Этой весной дважды приближалась смерть в той ее форме, которая называется гибелью. Оба приближения произошли по закону парных случаев на одном и том же месте — на экибастузской ТЭЦ, на том самом объекте приложения труда зэков, описание которого в период возведения стен основных зданий дано в «Одном дне Ивана Денисовича».

Обращение к фактам, что складывались в неправдоподобные комбинации, иногда приводило меня к мысли: а не выдумал ли я все это в одночасье? Иногда пережитое казалось вымышленным и хотелось его переосмыслить заново, как бы сочинить таким, чтобы самому в это сочинение поверить. Помню меткое замечание И. Бабеля, что хорошо придуманной истории незачем походить на жизнь, так как жизнь изо всех сил старается походить на хорошо придуманную историю.

Я возвращался памятью в эту весну, потому что я был «виноват», что не погиб, но этого не хотел признавать, хотел повернуть ситуацию, изобразив пережитое как удачу. И эксплуатировал эту «удачу» как оправдание безответственного своего поведения в иных последующих житейских обстоятельствах.

Однажды весной, когда пришли на ТЭЦ, начальник объявил: «Есть работа на добровольца! Нужно сейчас подняться на башню громоотвода, на самый верх». По углам территории зоны стояли три примерно шестидесятиметровые металлические башни, которые монтажники

 

- 444 -

поставили в отсутствие заключенных на объекте. Один из этих громоотводов соорудили, но на самом верху забыли ввинтить двухметровый стержень, завершающий громоотвод. «Найдется ли доброволец,— продолжал начальник объекта,— который возьмет эту пику, полезет наверх и ввинтит на место?»

Не раздумывая ни секунды, я сделал шаг вперед. И оказался единственным, вышедшим из строя зэков. Мне привязали к спине веревкой эту пику, и я полез по железной лестнице вверх. Скобы-ступени оказались обледенелыми. И я вспомнил «Рожденные бурей» Николая Островского, историю о том, как флаг водружали на трубу.

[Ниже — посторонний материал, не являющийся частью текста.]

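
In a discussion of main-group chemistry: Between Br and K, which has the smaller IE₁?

K is in period 4, group 1; Br is in period 4, group 17.
First ionization energy rises across a period (greater Z_eff holds electrons more tightly) and falls down a group (valence electrons are farther from the nucleus).
All lie in period 4, so first ionization energy increases left to right.
So K has the smaller IE₁ (K < Br).

K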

Благополучно взобрался наверх и почувствовал, что все здесь качается, колеблется, вибрирует. Вылез на площадку диаметром около полутора метров, в середине которой была нарезка для ввинчивания этой пики. Ввинтил пику поглубже и, уже держась за нее, ввернул до упора. И обнаружил, что держусь за нее одной рукой. Решился взглянуть вниз. Увидел прямоугольную зону, увидел вышки с птичьего полета, фонари на проволочной ограде. И сообразил, что жизнь моя — в моей руке. И если сейчас позволю себе разжать пальцы, то мои двадцать пять лет срока закончатся.

Я собрался это сделать. Пришла мысль, что, по всей вероятности, при падении вся жизнь моя должна промелькнуть перед глазами. Взглянул на горизонт и увидел лучи восходящего солнца и какие-то розоватые пятна. Вгляделся — что это за странные пятна в степи? Наверное, зацвели тюльпаны? И я полез вниз.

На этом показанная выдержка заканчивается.